Schiffer heard a strange note in Nerteaux's voice. Was he hiding something? But he did not have time to press the point.
"What about the ancient masks?" he went on.
"Does that interest you, too?" Paul was increasingly skeptical.
"In a situation like this," Schiffer replied, "everything interests me. One of the Wolves might have an obsession, a particular kink. Where are you at now?"
"Nowhere. And I haven't had the time to progress. I don't even know if my boys have found any more sites, and-"
He butted in: "Report back in two hours. And find a way to recharge your battery" He hung up. In a flash, Nerteaux's figure passed before his eyes. His Indian hair, his eyes like grilled almonds. A cop whose features were too fine, who did not shave and who dressed in black to make himself look tough. But also a born policeman, despite his naiveté.
He realized that he liked the kid. He even wondered if he was not starting to go soft, if he had been right to include Nerteaux in what had now become his investigation. Had he told him too much?
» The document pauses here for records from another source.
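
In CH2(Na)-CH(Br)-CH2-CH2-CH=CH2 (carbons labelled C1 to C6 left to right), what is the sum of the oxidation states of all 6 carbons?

-10

Tallying each carbon's bonds:
C1: 1C, 2H, 1Na → 0 − 2 − 1 = -3
C2: 2C, 1H, 1Br → 0 − 1 + 1 = 0
C3: 2C, 2H → 0 − 2 = -2
C4: 2C, 2H → 0 − 2 = -2
C5: 3C, 1H → 0 − 1 = -1
C6: 2C, 2H → 0 − 2 = -2
Sum = -3 + 0 − 2 − 2 − 1 − 2 = -10.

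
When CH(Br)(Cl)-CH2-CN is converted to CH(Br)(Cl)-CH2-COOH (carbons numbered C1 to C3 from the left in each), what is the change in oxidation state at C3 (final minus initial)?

Before: C3 has 1 bond to C, 3 bonds to N → oxidation state +3.
After: C3 has 1 bond to C, 3 bonds to O → oxidation state +3.
Δ = +3 − (+3) = 0, so no net redox change at C3.

0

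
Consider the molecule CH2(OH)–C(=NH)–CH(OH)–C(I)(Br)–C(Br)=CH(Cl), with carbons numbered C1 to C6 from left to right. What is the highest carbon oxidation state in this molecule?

+2

Assign +1 per bond to O/N/halogen, −1 per bond to H or an electropositive element, and 0 per bond to carbon. Tallying each carbon:
C1: 1C, 2H, 1O → 0 − 2 + 1 = -1
C2: 2C, 2N → 0 + 2 = +2
C3: 2C, 1H, 1O → 0 − 1 + 1 = 0
C4: 2C, 1Br, 1I → 0 + 1 + 1 = +2
C5: 3C, 1Br → 0 + 1 = +1
C6: 2C, 1H, 1Cl → 0 − 1 + 1 = 0
The highest value is +2.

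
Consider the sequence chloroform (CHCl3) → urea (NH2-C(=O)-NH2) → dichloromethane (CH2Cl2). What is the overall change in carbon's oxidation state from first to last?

-2

Carbon oxidation states along the series — chloroform: +2, urea: +4, dichloromethane: 0.
Net change = 0 − (+2) = -2.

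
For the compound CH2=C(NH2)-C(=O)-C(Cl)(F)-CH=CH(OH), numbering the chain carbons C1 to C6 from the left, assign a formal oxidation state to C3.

Each bond to a more electronegative atom (O, N, halogen) counts +1, each bond to a less electronegative atom (H, metal, B, Si) counts −1, and each C–C bond counts 0.
C3 has one bond to C (0), one bond to C (0), a double bond to O (2×+1 = +2).
Oxidation state = 0 + 0 + 2 = +2.

+2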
He left the phone booth and hailed a cab. No. He had kept back his trump card.
He had not told Nerteaux the most important point.
He climbed into the car and gave the address of police headquarters, Quai des Orfèvres.
He now knew who the target was, and why the Grey Wolves were looking for her. Because he had spent the last ten months looking for her, too.
48
A rectangular box of white wood, seventy centimeters long by thirty deep, struck with the red wax seal of the French Republic. Schiffer blew the dust off the lid and said to himself that the only remaining proof of Sema Golkalp's existence lay in this baby's coffin.
He took out his Swiss Army knife, slid its finest blade beneath the seal, snapped the red blotch and lifted the top. A musty smell rose to his nostrils. As soon as he saw the garments, he just knew that they would contain something for him. Instinctively, he glanced over his shoulder. He was in the basement of the Palais de Justice, in the booth with a filthy curtain where freed prisoners could discreetly check that all their personal effects had been returned to them.